On the other hand, the speed of a planing hull is governed almost exclusively by the power-to-weight ratio. If you can keep total weight down to 40 pounds for every 1 horsepower available, you’ll do 25 knots or so. And if you can keep the weight down to 10 pounds per horsepower, you’ll do 50 knots.

Sailboats can plane, too, of course, given enough sail area, but in the usual course of events they have to make sacrifices in other areas, usually seaworthiness and accommodation.

Displacement hulls have midship sections shaped like wine glasses, and often have more deadrise, or V shape, at the bow and stern. This makes them more seakindly and allows them to recover more easily from a 180-degree capsize. Planing hulls tend to be more flat-bottomed for a greater length, which causes them to pound to windward.

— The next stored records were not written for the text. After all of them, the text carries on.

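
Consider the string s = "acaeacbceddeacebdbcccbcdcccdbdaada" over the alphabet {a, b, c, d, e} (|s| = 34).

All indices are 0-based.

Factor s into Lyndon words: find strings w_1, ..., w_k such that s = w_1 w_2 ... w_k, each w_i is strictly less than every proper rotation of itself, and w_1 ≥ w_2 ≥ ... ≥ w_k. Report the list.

["acaeacbceddeacebdbcccbcdcccdbd", "aad", "a"]

emit factor 1: 'acaeacbceddeacebdbcccbcdcccdbd' (i=0, period=30)
emit factor 2: 'aad' (i=30, period=3)
emit factor 3: 'a' (i=33, period=1)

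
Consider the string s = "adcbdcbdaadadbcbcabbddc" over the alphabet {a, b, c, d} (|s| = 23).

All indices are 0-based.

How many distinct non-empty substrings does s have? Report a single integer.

244

rank→(start, suffix):
  0 → (8, 'aadadbcbcabbddc')
  1 → (17, 'abbddc')
  2 → (9, 'adadbcbcabbddc')
  3 → (11, 'adbcbcabbddc')
  4 → (0, 'adcbdcbdaadadbcbcabbddc')
  5 → (18, 'bbddc')
  6 → (15, 'bcabbddc')
  7 → (13, 'bcbcabbddc')
  8 → (6, 'bdaadadbcbcabbddc')
  9 → (3, 'bdcbdaadadbcbcabbddc')
  10 → (19, 'bddc')
  11 → (22, 'c')
  12 → (16, 'cabbddc')
  13 → (14, 'cbcabbddc')
  14 → (5, 'cbdaadadbcbcabbddc')
  15 → (2, 'cbdcbdaadadbcbcabbddc')
  16 → (7, 'daadadbcbcabbddc')
  17 → (10, 'dadbcbcabbddc')
  18 → (12, 'dbcbcabbddc')
  19 → (21, 'dc')
  20 → (4, 'dcbdaadadbcbcabbddc')
  21 → (1, 'dcbdcbdaadadbcbcabbddc')
  22 → (20, 'ddc')

SA = [8, 17, 9, 11, 0, 18, 15, 13, 6, 3, 19, 22, 16, 14, 5, 2, 7, 10, 12, 21, 4, 1, 20]
rank  pair      lcp
   1  s[8:],s[17:]  1  'a'
   2  s[17:],s[9:]  1  'a'
   3  s[9:],s[11:]  2  'ad'
   4  s[11:],s[0:]  2  'ad'
   5  s[0:],s[18:]  0  ''
   6  s[18:],s[15:]  1  'b'
   7  s[15:],s[13:]  2  'bc'
   8  s[13:],s[6:]  1  'b'
   9  s[6:],s[3:]  2  'bd'
  10  s[3:],s[19:]  2  'bd'
  11  s[19:],s[22:]  0  ''
  12  s[22:],s[16:]  1  'c'
  13  s[16:],s[14:]  1  'c'
  14  s[14:],s[5:]  2  'cb'
  15  s[5:],s[2:]  3  'cbd'
  16  s[2:],s[7:]  0  ''
  17  s[7:],s[10:]  2  'da'
  18  s[10:],s[12:]  1  'd'
  19  s[12:],s[21:]  1  'd'
  20  s[21:],s[4:]  2  'dc'
  21  s[4:],s[1:]  4  'dcbd'
  22  s[1:],s[20:]  1  'd'

n(n+1)/2 = 23·24/2 = 276
Σ LCP = 0 + 1 + 1 + 2 + 2 + 0 + 1 + 2 + 1 + 2 + 2 + 0 + 1 + 1 + 2 + 3 + 0 + 2 + 1 + 1 + 2 + 4 + 1 = 32
distinct = 276 − 32 = 244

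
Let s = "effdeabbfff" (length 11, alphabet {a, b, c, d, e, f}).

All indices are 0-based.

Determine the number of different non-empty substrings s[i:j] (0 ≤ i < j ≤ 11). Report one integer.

sorted suffixes:
  #0 SA[0]=5  'abbfff'
  #1 SA[1]=6  'bbfff'
  #2 SA[2]=7  'bfff'
  #3 SA[3]=3  'deabbfff'
  #4 SA[4]=4  'eabbfff'
  #5 SA[5]=0  'effdeabbfff'
  #6 SA[6]=10  'f'
  #7 SA[7]=2  'fdeabbfff'
  #8 SA[8]=9  'ff'
  #9 SA[9]=1  'ffdeabbfff'
  #10 SA[10]=8  'fff'

SA = [5, 6, 7, 3, 4, 0, 10, 2, 9, 1, 8]
[i] adj suffixes → lcp
  [1] 5/6 → 0 ('')
  [2] 6/7 → 1 ('b')
  [3] 7/3 → 0 ('')
  [4] 3/4 → 0 ('')
  [5] 4/0 → 1 ('e')
  [6] 0/10 → 0 ('')
  [7] 10/2 → 1 ('f')
  [8] 2/9 → 1 ('f')
  [9] 9/1 → 2 ('ff')
  [10] 1/8 → 2 ('ff')

n(n+1)/2 = 11·12/2 = 66
Σ LCP = 0 + 0 + 1 + 0 + 0 + 1 + 0 + 1 + 1 + 2 + 2 = 8
distinct = 66 − 8 = 58

58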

They carry lots of beam aft to allow them to stand up to a greater sail area, but that also makes them liable to remain upside down if they are capsized by a wave.

But I think that all a beginning sailor really needs to understand at first is that displacement hulls, in general, offer a safer, more sedate ride, roomier accommodation, and more seaworthiness. Planing hulls offer the ultimate in speed, thrills, and excitement for strong, skilled crews.

Today’s Thought
The sea is only safe and harmless so long as the ship is safe and seaworthy and ably handled.
— Felix Riesenberg

The pessimist gripes about the wind. The optimist hopes it will change. The realist trims the sails.

(Drop by every Monday, Wednesday, Friday for a new Mainly about Boats column.)


Bill Ray said...

There is the "semi-displacement" mode too, beloved of marketing departments in the days when fuel was cheap. Trawler mfgs loved to stuff more HP in the boat and then advertise 15 knot speeds. Its the phase between hull speed and true planing, which can be identified by the bow pointing towards the sky (it is eternally climbing the bow wave) and a large hole being dug in the water behind.

It takes fuel to dig that hole, so one consequence is that fuel usage per incremental knot goes way up.

The other consequnce of the hole is a big wake. The power boater who slows down from a plane in a sincere attempt to be polite is actually creating a larger wake than if they stayed up on a true plane. They must drop down into displacement mode to kill the wake.


Rick said...

Bill Garden quote: "a planing hull can't carry enough fuel to get out of sight."

Duane said...

I have a semi-displacement hull. Its the worst of both worlds.